Thursday, April 12, 2018

Learning styles?

I've been hearing about learning styles for what seems like forever—especially related to language acquisition. It sounds good in theory, but...
“by the time we get students at college,” said the Indiana University professor Polly Husmann, “they’ve already been told ‘You’re a visual learner.’” Or aural, or what have you.

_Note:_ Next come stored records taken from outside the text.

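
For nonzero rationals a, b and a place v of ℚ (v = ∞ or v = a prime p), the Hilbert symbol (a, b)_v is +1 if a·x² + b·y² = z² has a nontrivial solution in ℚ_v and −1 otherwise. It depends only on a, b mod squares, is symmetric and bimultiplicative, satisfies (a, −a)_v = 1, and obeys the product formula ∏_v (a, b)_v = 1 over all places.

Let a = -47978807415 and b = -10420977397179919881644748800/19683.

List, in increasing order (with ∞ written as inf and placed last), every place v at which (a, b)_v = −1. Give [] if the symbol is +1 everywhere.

[3, 11, 29, 31, 41, inf]

Mod squares: a ≡ -979159335, b ≡ -609. Check v ∈ {∞, 2, 3, 5, 7, 11, 23, 29, 31, 41}.
v=3: a=3^1·(≡1), b=3^-9·(≡1) mod 3; (1|3)=+1, (1|3)=+1; (−1)^{1·-9·1}·(+1)^-9·(+1)^1 = -1.
v=41: a=41^1·(≡10), b=41^2·(≡12) mod 41; (10|41)=+1, (12|41)=-1; (−1)^{1·2·20}·(+1)^2·(-1)^1 = -1.
v=2: v_2(a)=0, v_2(b)=12; units ≡ 1, 7 (mod 8); ε·ε+αω+βω = 0·1+0·0+12·0 ≡ 0  ⇒  (a,b)_2 = +1.
v=5: a=5^1·(≡2), b=5^2·(≡1) mod 5; (2|5)=-1, (1|5)=+1; (−1)^{1·2·2}·(-1)^2·(+1)^1 = +1.
v=∞: -979159335 < 0 and -609 < 0  ⇒  (a,b)_∞ = -1.
v=11: a=11^1·(≡5), b=11^2·(≡10) mod 11; (5|11)=+1, (10|11)=-1; (−1)^{1·2·5}·(+1)^2·(-1)^1 = -1.
v=23: a=23^1·(≡12), b=23^2·(≡6) mod 23; (12|23)=+1, (6|23)=+1; (−1)^{1·2·11}·(+1)^2·(+1)^1 = +1.
v=29: a=29^1·(≡13), b=29^3·(≡27) mod 29; (13|29)=+1, (27|29)=-1; (−1)^{1·3·14}·(+1)^3·(-1)^1 = -1.
v=31: a=31^1·(≡24), b=31^2·(≡15) mod 31; (24|31)=-1, (15|31)=-1; (−1)^{1·2·15}·(-1)^2·(-1)^1 = -1.
v=7: a=7^3·(≡3), b=7^9·(≡1) mod 7; (3|7)=-1, (1|7)=+1; (−1)^{3·9·3}·(-1)^9·(+1)^3 = +1.
(-979159335, -609 / ℚ) ramifies at {3, 11, 29, 31, 41, ∞}: a division algebra.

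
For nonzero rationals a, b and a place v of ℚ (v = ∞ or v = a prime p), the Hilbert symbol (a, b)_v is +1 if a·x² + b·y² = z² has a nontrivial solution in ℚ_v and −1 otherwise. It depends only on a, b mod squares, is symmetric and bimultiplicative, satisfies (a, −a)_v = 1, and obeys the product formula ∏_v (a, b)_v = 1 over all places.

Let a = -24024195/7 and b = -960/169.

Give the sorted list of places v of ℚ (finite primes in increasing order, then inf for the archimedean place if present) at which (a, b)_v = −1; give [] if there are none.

[3, 7, 13, inf]

Mod squares: a ≡ -1365, b ≡ -15. Check v ∈ {∞, 2, 3, 5, 7, 13}.
v=5: a=5^1·(≡3), b=5^1·(≡2) mod 5; (3|5)=-1, (2|5)=-1; (−1)^{1·1·2}·(-1)^1·(-1)^1 = +1.
v=7: a=7^-1·(≡1), b=7^0·(≡6) mod 7; (1|7)=+1, (6|7)=-1; (−1)^{-1·0·3}·(+1)^0·(-1)^-1 = -1.
v=∞: -1365 < 0 and -15 < 0  ⇒  (a,b)_∞ = -1.
v=2: v_2(a)=0, v_2(b)=6; units ≡ 3, 1 (mod 8); ε·ε+αω+βω = 1·0+0·0+6·1 ≡ 0  ⇒  (a,b)_2 = +1.
v=13: a=13^3·(≡9), b=13^-2·(≡2) mod 13; (9|13)=+1, (2|13)=-1; (−1)^{3·-2·6}·(+1)^-2·(-1)^3 = -1.
v=3: a=3^7·(≡1), b=3^1·(≡1) mod 3; (1|3)=+1, (1|3)=+1; (−1)^{7·1·1}·(+1)^1·(+1)^7 = -1.
(-1365, -15 / ℚ) ramifies at {3, 7, 13, ∞}: a division algebra.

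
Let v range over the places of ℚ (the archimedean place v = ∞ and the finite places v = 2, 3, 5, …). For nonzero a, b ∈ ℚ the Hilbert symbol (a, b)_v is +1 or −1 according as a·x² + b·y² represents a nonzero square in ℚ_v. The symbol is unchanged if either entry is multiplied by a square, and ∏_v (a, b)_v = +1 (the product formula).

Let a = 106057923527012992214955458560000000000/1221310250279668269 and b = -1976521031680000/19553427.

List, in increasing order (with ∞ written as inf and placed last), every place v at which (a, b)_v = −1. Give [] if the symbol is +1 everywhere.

(a, b) ≡ (13566, -741) mod (ℚ^×)²; places V = {2, 3, 5, 7, 13, 17, 19, 23, 37, 41, ∞}.
(a,b)_13: α=6, u≡6; β=3, v≡7 (mod 13); (6|13)=-1, (7|13)=-1; sign (−1)^0·-1^3·-1^6 = -1.
(a,b)_19: α=3, u≡9; β=1, v≡15 (mod 19); (9|19)=+1, (15|19)=-1; sign (−1)^1·+1^1·-1^3 = +1.
(a,b)_41: α=2, u≡9; β=0, v≡11 (mod 41); (9|41)=+1, (11|41)=-1; sign (−1)^0·+1^0·-1^2 = +1.
(a,b)_17: α=5, u≡2; β=2, v≡6 (mod 17); (2|17)=+1, (6|17)=-1; sign (−1)^0·+1^2·-1^5 = -1.
(a,b)_37: α=-6, u≡8; β=-2, v≡11 (mod 37); (8|37)=-1, (11|37)=+1; sign (−1)^0·-1^-2·+1^-6 = +1.
(a,b)_23: α=-4, u≡10; β=-2, v≡9 (mod 23); (10|23)=-1, (9|23)=+1; sign (−1)^0·-1^-2·+1^-4 = +1.
(a,b)_5: α=10, u≡1; β=4, v≡1 (mod 5); (1|5)=+1, (1|5)=+1; sign (−1)^0·+1^4·+1^10 = +1.
(a,b)_2: α=37, β=18; u≡7, v≡3 (mod 8); ε(u)ε(v)=1·1, αω(v)=37·1, βω(u)=18·0; sum ≡ 0  ⇒  +1.
(a,b)_3: α=-5, u≡1; β=-3, v≡2 (mod 3); (1|3)=+1, (2|3)=-1; sign (−1)^1·+1^-3·-1^-5 = +1.
(a,b)_7: α=-1, u≡5; β=0, v≡4 (mod 7); (5|7)=-1, (4|7)=+1; sign (−1)^0·-1^0·+1^-1 = +1.
(a,b)_∞: sgn(13566)=+, sgn(-741)=−, so +1.
(13566, -741 / ℚ) ramifies at {13, 17}: a division algebra.

[13, 17]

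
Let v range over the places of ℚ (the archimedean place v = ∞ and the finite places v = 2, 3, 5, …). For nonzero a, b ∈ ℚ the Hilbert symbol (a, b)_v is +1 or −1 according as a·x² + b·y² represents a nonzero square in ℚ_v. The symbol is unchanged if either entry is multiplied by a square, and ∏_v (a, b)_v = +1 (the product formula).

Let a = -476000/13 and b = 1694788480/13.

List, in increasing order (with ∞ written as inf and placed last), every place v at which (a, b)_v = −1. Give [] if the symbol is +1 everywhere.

[2, 5, 7, 11]

Mod squares: a ≡ -15470, b ≡ 24310. Check v ∈ {∞, 2, 5, 7, 11, 13, 17}.
v=17: a=17^1·(≡13), b=17^3·(≡1) mod 17; (13|17)=+1, (1|17)=+1; (−1)^{1·3·8}·(+1)^3·(+1)^1 = +1.
v=∞: -15470 < 0 and 24310 > 0  ⇒  (a,b)_∞ = +1.
v=11: a=11^0·(≡7), b=11^1·(≡2) mod 11; (7|11)=-1, (2|11)=-1; (−1)^{0·1·5}·(-1)^1·(-1)^0 = -1.
v=2: v_2(a)=5, v_2(b)=7; units ≡ 1, 3 (mod 8); ε·ε+αω+βω = 0·1+5·1+7·0 ≡ 1  ⇒  (a,b)_2 = -1.
v=13: a=13^-1·(≡8), b=13^-1·(≡8) mod 13; (8|13)=-1, (8|13)=-1; (−1)^{-1·-1·6}·(-1)^-1·(-1)^-1 = +1.
v=7: a=7^1·(≡2), b=7^2·(≡5) mod 7; (2|7)=+1, (5|7)=-1; (−1)^{1·2·3}·(+1)^2·(-1)^1 = -1.
v=5: a=5^3·(≡4), b=5^1·(≡2) mod 5; (4|5)=+1, (2|5)=-1; (−1)^{3·1·2}·(+1)^1·(-1)^3 = -1.
Ram(-15470, 24310) = {2, 5, 7, 11}; no ℚ_2-point on the conic.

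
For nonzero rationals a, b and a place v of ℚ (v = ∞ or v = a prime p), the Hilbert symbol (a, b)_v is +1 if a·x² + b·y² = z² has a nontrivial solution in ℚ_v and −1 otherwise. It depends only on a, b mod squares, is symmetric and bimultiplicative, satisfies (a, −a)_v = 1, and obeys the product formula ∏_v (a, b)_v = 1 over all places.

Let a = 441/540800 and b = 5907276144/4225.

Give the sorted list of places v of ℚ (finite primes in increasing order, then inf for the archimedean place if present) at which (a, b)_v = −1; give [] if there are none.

[11, 37]

Mod squares: a ≡ 2, b ≡ 6919. Check v ∈ {∞, 2, 3, 5, 7, 11, 13, 17, 37}.
v=5: a=5^-2·(≡3), b=5^-2·(≡1) mod 5; (3|5)=-1, (1|5)=+1; (−1)^{-2·-2·2}·(-1)^-2·(+1)^-2 = +1.
v=11: a=11^0·(≡8), b=11^3·(≡10) mod 11; (8|11)=-1, (10|11)=-1; (−1)^{0·3·5}·(-1)^3·(-1)^0 = -1.
v=3: a=3^2·(≡2), b=3^2·(≡1) mod 3; (2|3)=-1, (1|3)=+1; (−1)^{2·2·1}·(-1)^2·(+1)^2 = +1.
v=2: v_2(a)=-7, v_2(b)=4; units ≡ 1, 7 (mod 8); ε·ε+αω+βω = 0·1+-7·0+4·0 ≡ 0  ⇒  (a,b)_2 = +1.
v=17: a=17^0·(≡13), b=17^1·(≡13) mod 17; (13|17)=+1, (13|17)=+1; (−1)^{0·1·8}·(+1)^1·(+1)^0 = +1.
v=∞: 2 > 0 and 6919 > 0  ⇒  (a,b)_∞ = +1.
v=37: a=37^0·(≡32), b=37^1·(≡32) mod 37; (32|37)=-1, (32|37)=-1; (−1)^{0·1·18}·(-1)^1·(-1)^0 = -1.
v=7: a=7^2·(≡2), b=7^2·(≡6) mod 7; (2|7)=+1, (6|7)=-1; (−1)^{2·2·3}·(+1)^2·(-1)^2 = +1.
v=13: a=13^-2·(≡6), b=13^-2·(≡10) mod 13; (6|13)=-1, (10|13)=+1; (−1)^{-2·-2·6}·(-1)^-2·(+1)^-2 = +1.
|Ram(2, 6919)| = 2, even; anisotropic at {11, 37}.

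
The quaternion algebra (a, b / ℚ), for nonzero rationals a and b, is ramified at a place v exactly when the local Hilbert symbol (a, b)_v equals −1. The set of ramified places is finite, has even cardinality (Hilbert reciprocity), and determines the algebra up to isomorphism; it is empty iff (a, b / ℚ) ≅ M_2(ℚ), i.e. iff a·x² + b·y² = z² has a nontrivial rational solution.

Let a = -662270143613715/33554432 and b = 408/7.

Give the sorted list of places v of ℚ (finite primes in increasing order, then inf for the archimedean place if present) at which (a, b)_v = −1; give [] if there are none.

[3, 7]

Mod squares: a ≡ -70, b ≡ 714. Check v ∈ {∞, 2, 3, 5, 7, 13, 17}.
v=3: a=3^18·(≡2), b=3^1·(≡1) mod 3; (2|3)=-1, (1|3)=+1; (−1)^{18·1·1}·(-1)^1·(+1)^18 = -1.
v=2: v_2(a)=-25, v_2(b)=3; units ≡ 5, 5 (mod 8); ε·ε+αω+βω = 0·0+-25·1+3·1 ≡ 0  ⇒  (a,b)_2 = +1.
v=13: a=13^2·(≡6), b=13^0·(≡10) mod 13; (6|13)=-1, (10|13)=+1; (−1)^{2·0·6}·(-1)^0·(+1)^2 = +1.
v=∞: -70 < 0 and 714 > 0  ⇒  (a,b)_∞ = +1.
v=17: a=17^2·(≡13), b=17^1·(≡1) mod 17; (13|17)=+1, (1|17)=+1; (−1)^{2·1·8}·(+1)^1·(+1)^2 = +1.
v=7: a=7^1·(≡2), b=7^-1·(≡2) mod 7; (2|7)=+1, (2|7)=+1; (−1)^{1·-1·3}·(+1)^-1·(+1)^1 = -1.
v=5: a=5^1·(≡1), b=5^0·(≡4) mod 5; (1|5)=+1, (4|5)=+1; (−1)^{1·0·2}·(+1)^0·(+1)^1 = +1.
|Ram(-70, 714)| = 2, even; anisotropic at {3, 7}.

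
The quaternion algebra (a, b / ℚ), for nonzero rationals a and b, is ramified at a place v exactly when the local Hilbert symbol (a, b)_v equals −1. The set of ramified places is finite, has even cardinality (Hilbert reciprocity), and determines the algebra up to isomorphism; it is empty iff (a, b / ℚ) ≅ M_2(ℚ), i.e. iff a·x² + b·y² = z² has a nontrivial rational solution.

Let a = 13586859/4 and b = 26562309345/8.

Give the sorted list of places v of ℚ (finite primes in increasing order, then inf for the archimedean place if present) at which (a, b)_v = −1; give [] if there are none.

[2, 3, 11, 17]

(a, b) ≡ (167739, 4290) mod (ℚ^×)²; places V = {2, 3, 5, 11, 13, 17, 23, ∞}.
(a,b)_11: α=1, u≡3; β=1, v≡1 (mod 11); (3|11)=+1, (1|11)=+1; sign (−1)^1·+1^1·+1^1 = -1.
(a,b)_5: α=0, u≡1; β=1, v≡3 (mod 5); (1|5)=+1, (3|5)=-1; sign (−1)^0·+1^1·-1^0 = +1.
(a,b)_3: α=5, u≡2; β=5, v≡2 (mod 3); (2|3)=-1, (2|3)=-1; sign (−1)^1·-1^5·-1^5 = -1.
(a,b)_13: α=1, u≡2; β=1, v≡5 (mod 13); (2|13)=-1, (5|13)=-1; sign (−1)^0·-1^1·-1^1 = +1.
(a,b)_17: α=1, u≡10; β=2, v≡14 (mod 17); (10|17)=-1, (14|17)=-1; sign (−1)^0·-1^2·-1^1 = -1.
(a,b)_2: α=-2, β=-3; u≡3, v≡1 (mod 8); ε(u)ε(v)=1·0, αω(v)=-2·0, βω(u)=-3·1; sum ≡ 1  ⇒  -1.
(a,b)_23: α=1, u≡6; β=2, v≡2 (mod 23); (6|23)=+1, (2|23)=+1; sign (−1)^0·+1^2·+1^1 = +1.
(a,b)_∞: sgn(167739)=+, sgn(4290)=+, so +1.
|Ram(167739, 4290)| = 4, even; anisotropic at {2, 3, 11, 17}.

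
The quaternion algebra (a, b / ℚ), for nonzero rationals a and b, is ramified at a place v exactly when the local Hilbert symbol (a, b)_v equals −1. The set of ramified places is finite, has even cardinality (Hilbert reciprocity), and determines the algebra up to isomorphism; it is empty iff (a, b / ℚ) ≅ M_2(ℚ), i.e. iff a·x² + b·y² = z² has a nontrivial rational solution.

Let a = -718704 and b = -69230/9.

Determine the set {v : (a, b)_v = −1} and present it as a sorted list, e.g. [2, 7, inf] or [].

(a, b) ≡ (-4991, -69230) mod (ℚ^×)²; places V = {2, 3, 5, 7, 23, 31, 43, ∞}.
(a,b)_5: α=0, u≡1; β=1, v≡1 (mod 5); (1|5)=+1, (1|5)=+1; sign (−1)^0·+1^1·+1^0 = +1.
(a,b)_23: α=1, u≡9; β=1, v≡8 (mod 23); (9|23)=+1, (8|23)=+1; sign (−1)^1·+1^1·+1^1 = -1.
(a,b)_7: α=1, u≡4; β=1, v≡4 (mod 7); (4|7)=+1, (4|7)=+1; sign (−1)^1·+1^1·+1^1 = -1.
(a,b)_2: α=4, β=1; u≡1, v≡1 (mod 8); ε(u)ε(v)=0·0, αω(v)=4·0, βω(u)=1·0; sum ≡ 0  ⇒  +1.
(a,b)_31: α=1, u≡4; β=0, v≡13 (mod 31); (4|31)=+1, (13|31)=-1; sign (−1)^0·+1^0·-1^1 = -1.
(a,b)_∞: sgn(-4991)=−, sgn(-69230)=−, so -1.
(a,b)_43: α=0, u≡41; β=1, v≡17 (mod 43); (41|43)=+1, (17|43)=+1; sign (−1)^0·+1^1·+1^0 = +1.
(a,b)_3: α=2, u≡1; β=-2, v≡1 (mod 3); (1|3)=+1, (1|3)=+1; sign (−1)^0·+1^-2·+1^2 = +1.
(-4991, -69230 / ℚ) ramifies at {7, 23, 31, ∞}: a division algebra.

[7, 23, 31, inf]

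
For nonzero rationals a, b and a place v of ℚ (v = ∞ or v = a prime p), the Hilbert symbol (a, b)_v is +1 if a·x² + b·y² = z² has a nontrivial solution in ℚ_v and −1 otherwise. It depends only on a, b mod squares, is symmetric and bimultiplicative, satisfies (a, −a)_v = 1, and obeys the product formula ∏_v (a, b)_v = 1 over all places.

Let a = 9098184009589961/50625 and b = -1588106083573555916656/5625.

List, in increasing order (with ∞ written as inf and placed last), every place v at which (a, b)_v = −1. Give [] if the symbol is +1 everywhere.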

The thing is, they’re not. Or at least, a lot of evidence suggests that people aren’t really one certain kind of learner or another. In a study published last month in the journal Anatomical Sciences Education, Husmann and her colleagues had hundreds of students take the vark questionnaire to determine what kind of learner they supposedly were. The survey then gave them some study strategies that seem like they would correlate with that learning style. Husmann found that not only did students not study in ways that seemed to reflect their learning style, those who did tailor their studying to suit their style didn’t do any better on their tests.—The Atlantic, April 11, 2018

<idle musing>
Yep.
</idle musing>

1 comment:

Tim Bulkeley said...

This bathwater really is cold, research demonstrates its lack of warmth, let's chuck it out!

Enriching a learning environment with cues and information of various sorts certainly helps me learn, I get so much more from a book with (well-chosen) pictures, those stupid nursery rhymes also helped some things stick... That I think is the baby in this bath.